15. August 2024
Die Feinstaube (Columba mykroparticlissima)
Der kleine Tierpräparator saugt das Wissen darum, dass Tauben stauben wie blöde, ja schon mit der Muttermilch ein. Das haben die Tauben übrigens mit einigen anderen Vogelarten wie den Papageien und Hühnern gemein, die es lieber mit der mittelalterlichen als der üblichen Körperreinigungsmethode halten: Sie wissen schon, nach dem Motto: „An meinen Body lass ich nur Puderdunen, aber auf gar keinen Fall Seife und Wasser“.
Trotzdem haben die Tauben es von allen Vogelordnungen übertrieben, als sie die Feinstaube hervorbrachten. Puderdunenevolution auf die Spitze getrieben. So was kann sich wirklich nur die Ordnung der Columbiformes, der Taubenförmigen, ausdenken.
So eine Feinstaube staubt nicht nur beim Putzen und beim Gegen-die-Fensterscheibe-Fliegen, sondern sie staubt auch beim Atmen, sie staubt beim Fliegen, und bei der Nahrungsaufnahme staubt sie.
Beim Klecksen übrigens auch. Andere Tauben bröckeln dabei höchstens ein bisschen, aber die Feinstaube staubt, dass es um sie herum eine Wolke aus feinsten Partikeln bildet. Sie muss sich zum Stauben nicht mal bewegen, wenn sie lange genug an einer Stelle gesessen und zum Beispiel geschlafen hat, ist sie am nächsten Morgen wie eingeschneit, und schaufelt sich beim Erwachen enthusiastisch hustend – nein, sie schaufelt kein Loch, denn sobald sie hustet, verteilt sich der Feinstaubenstaub in einer Art Explosion sofort über mehrere hundert Kubikmeter Luft –, die Feinstaube hüstelt noch mal, kleckst und staubt, und fliegt dann mikropartikelnd auf eigener Schwinge davon, dem Mittagessen entgegen.
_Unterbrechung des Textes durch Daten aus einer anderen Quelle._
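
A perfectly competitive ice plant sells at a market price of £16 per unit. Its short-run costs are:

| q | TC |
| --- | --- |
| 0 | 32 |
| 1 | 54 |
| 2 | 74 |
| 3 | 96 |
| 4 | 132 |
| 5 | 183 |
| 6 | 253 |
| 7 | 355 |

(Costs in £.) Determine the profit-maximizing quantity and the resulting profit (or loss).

Profit at each row (π = 16q − TC): q=0: -32; q=1: -38; q=2: -42; q=3: -48; q=4: -68; q=5: -103; q=6: -157; q=7: -243.
Profit is highest at q = 0. Equivalently, the lowest AVC in the table is 42/2 ≈ £21 at q = 2, and P = £16 falls below it — price never covers variable cost, so the firm shuts down and loses only its fixed cost.

q = 0 (shut down); profit = -£32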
Feinstauben gibt es in verschiedenen Farben, die Staub-Ausbeute der schwarzen Variante wird gerne mit Laserdrucker-Toner verwechselt oder mit Dieselruß, und die graue Variante gemahnt an einen Staubsaugerbeutelinhalt. Die gelblich bis bräunlich gefärbte Staubvariante wird unglaublich gerne mit Pollenflug verwechselt, und nein, es ist doch alles Feinstaubenstaub. Und ja, irgendwo haben die, die das vermuten mit den Pollen und dem Dieselruß, auch irgendwo recht, denn: Schwarze Feinstauben versammeln sich zum Essenfassen in den Copyhöllen der Städte, graue Exemplare delektieren sich an Vorwerk und Vampyrette, und die naturverbundeneren Farbschläge picken Pollen.
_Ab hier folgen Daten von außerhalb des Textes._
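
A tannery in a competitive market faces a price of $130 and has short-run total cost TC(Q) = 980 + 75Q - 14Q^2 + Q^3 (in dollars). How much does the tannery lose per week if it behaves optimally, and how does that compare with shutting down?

Profit = -$12 at Q = 11

AVC = 75 - 14Q + Q^2 has its minimum $26 at Q = 7; price $130 clears that bar, so the firm operates.
With MC = 75 - 28Q + 3Q^2, P = MC on the upward-sloping part at Q* = 11.
TR = 130·11 = 1430. TC = 980 + 462 = 1442. Profit = 1430 − 1442 = -$12.
That loss of $12 beats the $980 the firm would lose by shutting down; producing recovers $968 of fixed cost.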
Interessant ist die Mauser der Feinstaube, denn sie erfolgt nicht. Oder sagen wir es anders herum: sie erfolgt ständig, alles was am Gefieder der Feinstaube zu Feinstaub zerschilfert, wird in einer Art Dauerwachstum der Federn wieder wett gemacht. Genauso wie der Nagezahn der Ratte dauernd nachwächst, so benimmt sich die Befiederung der Feinstaube. Vorne abnutzen und hinten anbauen.
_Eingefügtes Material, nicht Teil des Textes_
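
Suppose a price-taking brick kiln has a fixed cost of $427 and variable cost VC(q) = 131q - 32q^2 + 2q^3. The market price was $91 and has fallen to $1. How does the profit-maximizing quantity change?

MC = 131 - 64q + 6q^2; the shutdown threshold is min AVC = $3 (at q = 8).
At P = $91 ≥ min AVC, set P = MC on the rising branch: q = 10.
At P = $1 < min AVC = $3, price no longer covers variable cost at any output, so the firm shuts down: q = 0.

Output falls from 10 to 0 (the firm shuts down)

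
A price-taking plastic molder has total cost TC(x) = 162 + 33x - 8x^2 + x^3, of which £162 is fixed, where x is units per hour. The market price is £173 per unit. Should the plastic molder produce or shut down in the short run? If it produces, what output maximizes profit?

Produce at x = 10

Strip out fixed cost: VC = 33x - 8x^2 + x^3. Then AVC = 33 - 8x + x^2 and MC = 33 - 16x + 3x^2.
AVC is minimized where dAVC/dx = -8 + 2x = 0, at x = 4; min AVC = 33 - 8·4 + 4^2 = £17.
Since P = £173 ≥ min AVC = £17, price covers variable cost and the firm should produce.
Solving P = MC: -140 - 16x + 3x^2 = 0 ⇒ x = -14/3 or 10. On the upward-sloping branch, x* = 10.
Check: AVC at x = 10 is £53 ≤ P, so revenue covers variable cost.
Profit = P·x − TC = 173·10 − 692 = £1038.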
Früher, da waren Feinstauben Kuriosa in zoologischen Gruselkabinetten, denn selbst bei brutalster Vergifterei des Balges mit Arsen und hermetischer Versiegelung des Präparates in einem Glaskasten hörten ihre Gefieder auch nach dem Tode nicht auf zu zerfallen. Da nach dem Tode das Gefieder aber logischerweise nicht mehr nachwächst, passierten halt komische Sachen.
Man schob das Kahlwerden natürlich immer auf Motten und auf Milben, wenn plötzlich so ein Nackedei, linksguckend auf Ast mit Bauchnaht, der Gattung Columba zur unappetitlichsten Zierde gereichte.
Und just solche Sammlungsexponate, die sich die Ehre der Blöße gaben, wurden dann natürlich umgehend entfernt.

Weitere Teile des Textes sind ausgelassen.